I don’t know if throwing a rhetorical bone to Iraq’s most strident anti-Americans to shore up his nationalist bona fides is a good idea or if it isn’t. Either way, it’s not hard to see that’s what he’s doing. And it’s frankly ridiculous for Spencer to write as though I have no idea what’s going on in Iraq when he thinks a political speech for domestic consumption overrides the fact that for years Maliki has been at war not against us but with us against our mutual enemies.

Does Spencer believe that, all of a sudden and for no apparent reason, Maliki sympathizes with the terrorists and insurgents he recently crushed?

“In any case,” Spencer writes, “any ‘victory’ the Americans won in Iraq was sure to be undone as soon as the troops were gone, and we are already seeing that. Sunni will go after Shi’ite and vice versa, the Iranians will press forward to create a Shi’ite client state, the non-Muslims will be victimized more than ever…”

Iraq has made a fool of just about everyone, including me, who has claimed to know in advance what the future would look like. The entire Middle East makes fools of its prophets. Most of us who work there eventually learn this the hard way. Nobody can know what’s going to happen in Iraq now that the U.S. is pulling back.

Spencer’s view might by chance be correct. Around half the Iraqis and half the Americans I’ve spoken to in Iraq think the country is more likely than not to disintegrate. The other half don’t. And the optimists who live and work over there, just like the pessimists, know more about Iraq than Robert Spencer and I do combined.

4 Comments

I usually find Spencer a very insightful and knowledgable commentor but I had basically the same reaction as you when I read this one. I think Spencer is over-reacting to other people who thought Iraq would turn in to USA V 2.0, which it won't in our lifetimes. But that's far from losing the war, as you have noted.

Further, my reading of Spencer is that he doesn't think Maliki has "suddenly" changed but that Maliki has been minimally accomodating until he can implement a Caliphascist regime. I disagree with that assessment and think you are correct, Maliki's "victory" statement is just some cheap red meat he's handing out to boost his personal political fortunes.

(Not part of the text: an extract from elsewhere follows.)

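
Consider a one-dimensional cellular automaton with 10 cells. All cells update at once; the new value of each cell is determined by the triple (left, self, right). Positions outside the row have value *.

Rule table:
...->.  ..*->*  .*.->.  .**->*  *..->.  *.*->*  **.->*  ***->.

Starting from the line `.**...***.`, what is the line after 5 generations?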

Maliki could also just be correct.

If Maliki's forces fought beside the Americans, and created a situation where Iraq's leadership no longer believes in needs American troops to stave off collapse, because enough of its enemies were beaten...

That belief may be correct or it may be incorrect, but reaching that state certainly sounds like a genuine victory to me. One that Iraqi forces can legitimately claim as theirs, especially after the "Charge of the Knights" long term success.

No, they didn't do it all themselves. They couldn't have done it all themselves. Then again, neither did the Americans. Nor could we have.

Maybe it's not just political red meat. Maybe it's a real victory.

I think it not unreasonable to read Maliki's statement as declaring a victory against the USA, in which case it would be false. On the other hand, it may be that Maliki was aiming for ambiguity as politicians do.

The key difference I think lies it what the reader anticipates as Maliki future actions based on the statement. Note that Spencer's article doesn't dwell on the statement much but moves on in to the consequences. That is where the difference is.

This is pertinent:

The strict application of the agreement coincides with what U.S. military officials in Washington say has been an escalation of attacks against their forces by Iranian-backed Shiite extremist groups, to which they have been unable to fully respond. … "The fact is that some of these are very politically sensitive targets" thought to be close to the Shiite-dominated Iraqi government of Prime Minister Nouri al-Maliki.

[This is not to take sides on the question, which of Spencer and Totten is more misguided.]